Il s’agit donc d’une classe de personnes qui n’est pas forcément la plus portée aux fonctionnalités du Web, et peut-être moins habituée au fonctionnement « bloguesque » du site, ce qui en fait une de ses particularités.
Les différentes possibilités pour l’internaute de participer au site et d’être en lien avec celui-ci :
- Après chaque article, opportunité est proposée de poster un commentaire, en laissant nom, prénom, adresse mail et URL de son site.
- Chaque commentaire est « porté à la connaissance de l’auteur », ce qui signifie un certain contrôle de l’information.
- Il est également possible de s’inscrire à la newsletter du site (qui paraît une fois par jour), ou aux alertes (à chaque fois qu’est publié un nouvel article). Les deux services sont gratuits.

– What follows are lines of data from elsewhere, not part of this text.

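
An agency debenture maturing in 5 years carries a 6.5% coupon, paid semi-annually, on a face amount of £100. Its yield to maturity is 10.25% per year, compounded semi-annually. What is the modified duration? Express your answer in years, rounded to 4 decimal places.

Periodic yield y = 0.05125. First find Macaulay duration:
  t   CF        PV=CF/(1+0.05125)^t    t·PV
  1         3.25         3.0916         3.0916
  2         3.25         2.9408         5.8817
  3         3.25         2.7975         8.3924
  4         3.25         2.6611        10.6444
  5         3.25         2.5314        12.6568
  6         3.25         2.4079        14.4477
  7         3.25         2.2906        16.0339
  8         3.25         2.1789        17.4311
  9         3.25         2.0727        18.6540
  10      103.25        62.6369       626.3686
  Σ                     85.6092       733.6021
P = 85.6092; Macaulay duration = 733.6021 / 85.6092 = 8.56919 half-year periods = 4.28460 years.
Modified duration = D_Mac / (1 + y) = 4.28460 / 1.05125 = 4.07572 years.

4.0757 years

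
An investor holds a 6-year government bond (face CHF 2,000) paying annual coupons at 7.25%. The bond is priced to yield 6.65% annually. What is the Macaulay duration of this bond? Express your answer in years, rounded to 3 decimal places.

5.088 years

Periodic yield y = 0.0665. Discount each cash flow and weight by its year:
  t   CF        PV=CF/(1+0.0665)^t    t·PV
  1       145.00       135.9587       135.9587
  2       145.00       127.4812       254.9625
  3       145.00       119.5323       358.5970
  4       145.00       112.0791       448.3163
  5       145.00       105.0906       525.4528
  6     2,145.00     1,457.6798     8,746.0788
  Σ                  2,057.8218    10,469.3662
Price P = Σ PV = 2,057.8218.
Macaulay duration = Σ(t·PV) / P = 10,469.3662 / 2,057.8218 = 5.08760 years.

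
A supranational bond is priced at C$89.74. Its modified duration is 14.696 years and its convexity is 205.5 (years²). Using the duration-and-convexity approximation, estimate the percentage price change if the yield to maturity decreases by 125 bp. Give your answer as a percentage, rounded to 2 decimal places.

Duration effect: -D_mod·Δy = -14.696 × (-0.0125) = +0.183700
Convexity effect: ½·C·(Δy)² = 0.5 × 205.5 × (-0.0125)² = +0.0160546875
ΔP/P ≈ +0.183700 + 0.0160546875 = +0.1997546875
= +19.97546875%.

+19.98%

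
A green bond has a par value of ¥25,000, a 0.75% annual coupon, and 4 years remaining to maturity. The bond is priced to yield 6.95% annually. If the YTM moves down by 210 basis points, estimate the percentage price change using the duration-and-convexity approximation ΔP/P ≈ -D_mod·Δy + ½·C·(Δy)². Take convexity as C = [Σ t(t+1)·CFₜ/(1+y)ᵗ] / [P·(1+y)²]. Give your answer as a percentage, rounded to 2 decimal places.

With y = 0.0695:
  t   CF        PV=CF/(1+0.0695)^t    t·PV        t(t+1)·PV
  1       187.50       175.3156       175.3156         350.6311
  2       187.50       163.9229       327.8458         983.5375
  3       187.50       153.2706       459.8119       1,839.2474
  4    25,187.50    19,251.3818    77,005.5273     385,027.6366
  Σ                 19,743.8909    77,968.5006     388,201.0527
P = 19,743.8909; D_Mac = 3.94899 yrs; D_mod = 3.69237 yrs; C = 17.18947.
Duration effect: -3.69237 × (-0.021) = +0.077540
Convexity effect: 0.5 × 17.18947 × (-0.021)² = +0.0037903
ΔP/P ≈ +0.077540 + 0.0037903 = +0.081330 = +8.1330%.

+8.13%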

- Enfin, les auteurs sont joignables par courrier électronique.
Force est de constater que les commentaires ne sont malheureusement pas légion pour chaque article. Cela est peut-être dû à la tranche d’âge des internautes du site. On peut aussi postuler que, face au foisonnement d’articles et de sujets proposés, ceux-ci se trouvent un peu déboussolés.

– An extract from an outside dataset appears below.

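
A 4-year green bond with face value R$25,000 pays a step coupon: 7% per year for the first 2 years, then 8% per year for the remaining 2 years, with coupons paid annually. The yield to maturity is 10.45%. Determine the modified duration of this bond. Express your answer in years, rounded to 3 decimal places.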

Dans son essence, ce site n’est donc pas vraiment un site communautaire, participatif. D’ailleurs, les auteurs l’affirment : « nous, c’est plutôt 100% journalisme, 0% participation. » Pas de trace donc de forum ou de contribution avancée de la part des internautes. Bien que formé sur une structure de type « blog » (courts textes avec vidéos, trackbacks, liens…), le but visé est plutôt un « zapping » de l’actualité par agrégation, sans forcément une analyse détaillée ou un débat. Toujours selon Rozynès, « le métier d’un journaliste, c’est de donner des clés d’information pour permettre au lecteur de se faire sa propre idée, pas de balancer n’importe quoi pour susciter des commentaires. Avant, les journalistes disaient au public ce qu’il devait penser. Aujourd’hui, la parole du public est devenue évangile. On est en plein “café du commerce” ! »
Il existe pourtant un certain nombre d’articles plus sujets à controverse, et donc plus commentés que d’autres. Par exemple, l’article « Fait divers : un vague critique agressé par une vague vedette », du 17 juin 2007, a laissé la place à une discussion animée, où les auteurs ont aussi eu leur mot à dire.

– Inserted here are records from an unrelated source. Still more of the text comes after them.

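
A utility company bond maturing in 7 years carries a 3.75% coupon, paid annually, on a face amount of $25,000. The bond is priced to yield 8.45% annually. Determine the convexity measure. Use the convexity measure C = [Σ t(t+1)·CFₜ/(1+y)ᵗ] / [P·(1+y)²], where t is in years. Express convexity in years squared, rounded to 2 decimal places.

40.10

With y = 0.0845:
  t   CF        PV=CF/(1+0.0845)^t    t·PV        t(t+1)·PV
  1       937.50       864.4537       864.4537       1,728.9073
  2       937.50       797.0988     1,594.1976       4,782.5929
  3       937.50       734.9920     2,204.9760       8,819.9039
  4       937.50       677.7243     2,710.8972      13,554.4858
  5       937.50       624.9187     3,124.5933      18,747.5599
  6       937.50       576.2274     3,457.3647      24,201.5526
  7    25,937.50    14,700.1315   102,900.9205     823,207.3637
  Σ                 18,975.5464   116,857.4029     895,042.3662
P = 18,975.5464.
Convexity = Σ t(t+1)·PV / [P·(1+y)²] = 895,042.3662 / (18,975.5464 × 1.176140) = 40.10423.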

Toutefois, la partie la plus révélatrice de l’avis et de l’implication des visiteurs est sans doute la partie « Qui sommes-nous », où les créateurs se présentent et expliquent leur démarche. Les commentaires laissés montrent une catégorie d’internautes expérimentés et documentés, proposant des critiques constructives et motivées. Cela ne signifie pas pour autant que tous les échos soient positifs pour autant ! Certains estiment que « desourcesure.com a envahi leur vie », d’autres ne sont « pas convaincus », mais dans l’ensemble, on sent un intérêt pour la question de l’information et de son traitement.